Sunday, October 01, 2006

Nuit Blanche part uungh

On this blog post i will be able to talk more about being poorly, which is one of my favourite things to go on about these days. Things seemed to be just fine on Friday night after watching a documentary about Daniel Johnston. Except that it was completely accidental that Daniel Johnston was so entirely tragic, and even though i seem to be constantly engorging myself on documentaries and biographies about tragedy-stricken artistes, i was more interested in just engorging myself with a fun, mentally-ill in a positive sort of way sort of documentary.

Except Daniel Johnston was an extreme manic depressive, and through his twenties he completely lost his ability to think rationally or have any footholds in reality, and he was constantly paranoid about the devil. And the father broke down crying while remembering the time that he was flying his small plane with Daniel as his passenger and Daniel thought he was Casper the friendly ghost and wanted to jump out of the plane, and then turned off the ignition of the aeroplane and dropped the keys out of the window and the father miraculously crashed them into a forest and they were not hurt too bad.

I slept for about twelve hours and when i woke up i found that i was not steady on my feet and was very nauseous and was making regurgitations into the toilet object and was curled up on the floor and was getting back into bed and going to sleep for another two hours. And even after a few repititions, i was still feeling unsteady on my feet, and extremely drowsy. But i figured that this was a rouse ruse i had put on myself, because i had slept for eighteen hours and i had every reason to be back on top of my game, so i got up and i went to Toronto.

In Toronto last night was the Nuit Blanche, which if you are pronouncing your french properly, goes like "Nuuue Blaahh". The idea is that parts of the city stay alive and observable from 7pm until sunrise the next morning, and unobvious sorts of parks and establishments become art exhibits. Liz had invited me along and we had Ian and Clíona with us too. Clíona is impossible to pronounce correctly so you should not even try, unless you have a wicked Irish accent.
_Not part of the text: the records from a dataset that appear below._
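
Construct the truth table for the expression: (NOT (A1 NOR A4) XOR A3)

A4 | A3 | A1 | Output
---------------------
0 | 0 | 0 | 0
0 | 0 | 1 | 1
0 | 1 | 0 | 1
0 | 1 | 1 | 0
1 | 0 | 0 | 1
1 | 0 | 1 | 1
1 | 1 | 0 | 0
1 | 1 | 1 | 0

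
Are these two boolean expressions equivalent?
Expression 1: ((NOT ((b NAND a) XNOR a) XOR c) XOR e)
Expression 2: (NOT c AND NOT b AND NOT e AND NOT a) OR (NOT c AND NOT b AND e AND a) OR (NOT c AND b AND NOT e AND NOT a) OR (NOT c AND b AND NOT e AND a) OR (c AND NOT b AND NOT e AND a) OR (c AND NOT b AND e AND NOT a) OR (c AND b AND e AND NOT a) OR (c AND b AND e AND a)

Yes, they are equivalent — the two output columns agree on all 16 assignments:
c | b | e | a | Expression 1 | Expression 2
-------------------------------------------
0 | 0 | 0 | 0 | 1 | 1
0 | 0 | 0 | 1 | 0 | 0
0 | 0 | 1 | 0 | 0 | 0
0 | 0 | 1 | 1 | 1 | 1
0 | 1 | 0 | 0 | 1 | 1
0 | 1 | 0 | 1 | 1 | 1
0 | 1 | 1 | 0 | 0 | 0
0 | 1 | 1 | 1 | 0 | 0
1 | 0 | 0 | 0 | 0 | 0
1 | 0 | 0 | 1 | 1 | 1
1 | 0 | 1 | 0 | 1 | 1
1 | 0 | 1 | 1 | 0 | 0
1 | 1 | 0 | 0 | 0 | 0
1 | 1 | 0 | 1 | 0 | 0
1 | 1 | 1 | 0 | 1 | 1
1 | 1 | 1 | 1 | 1 | 1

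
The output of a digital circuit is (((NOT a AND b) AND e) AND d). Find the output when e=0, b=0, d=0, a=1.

Substituting: (((NOT 1 AND 0) AND 0) AND 0)
= 0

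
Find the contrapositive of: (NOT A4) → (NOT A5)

Contrapositive: A5 → A4
Note: A statement and its contrapositive are logically equivalent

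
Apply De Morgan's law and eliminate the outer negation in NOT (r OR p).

NOT r AND NOT p
De Morgan's: NOT(OR of terms) = AND of negations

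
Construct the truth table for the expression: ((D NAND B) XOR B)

D | B | Output
--------------
0 | 0 | 1
0 | 1 | 0
1 | 0 | 1
1 | 1 | 1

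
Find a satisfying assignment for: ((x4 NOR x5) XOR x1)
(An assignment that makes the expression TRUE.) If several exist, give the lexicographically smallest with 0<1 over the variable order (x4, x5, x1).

x4=0, x5=0, x1=0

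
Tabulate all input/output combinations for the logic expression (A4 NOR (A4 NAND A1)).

A4 | A1 | Output
----------------
0 | 0 | 0
0 | 1 | 0
1 | 0 | 0
1 | 1 | 0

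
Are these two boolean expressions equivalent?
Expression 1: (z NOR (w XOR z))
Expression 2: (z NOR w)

Yes, they are equivalent — the two output columns agree on all 4 assignments:
w | z | Expression 1 | Expression 2
-----------------------------------
0 | 0 | 1 | 1
0 | 1 | 0 | 0
1 | 0 | 0 | 0
1 | 1 | 0 | 0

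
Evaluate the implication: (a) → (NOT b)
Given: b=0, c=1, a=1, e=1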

My mental capacities were more than a bit predisposed to my shocking lack of physical capacities, so i will do my best to remember what we saw.

The first thing was the Hope Tree, which was a tree with thousands and thousands of water-resistant pieces of paper tied to the branches, each displaying one of four pieces of texts, which were wishes. A truly dedicated artist would have made each and every one of the thousands of pieces of paper completely unique in what it wished for, but i guess that would be expensive and artists aren't known for being millionaires.







The next exhibit was just fog, and that is all. As simplistic as it sounds, fog is very impressive and makes for gorgeous blurry photographs, which are the best photographs of them all.



Our next stop was a strip of downtown. But i am much too tired to detail it now, so maybe in the next post.

So i will make this "to be continued". In the next post, i will reveal the biggest surprise for me personally, at Nuit Blanche, which was Windy & Carl playing at 2-3Am at a community swimming pool.

I hope i do not have the flu influenza.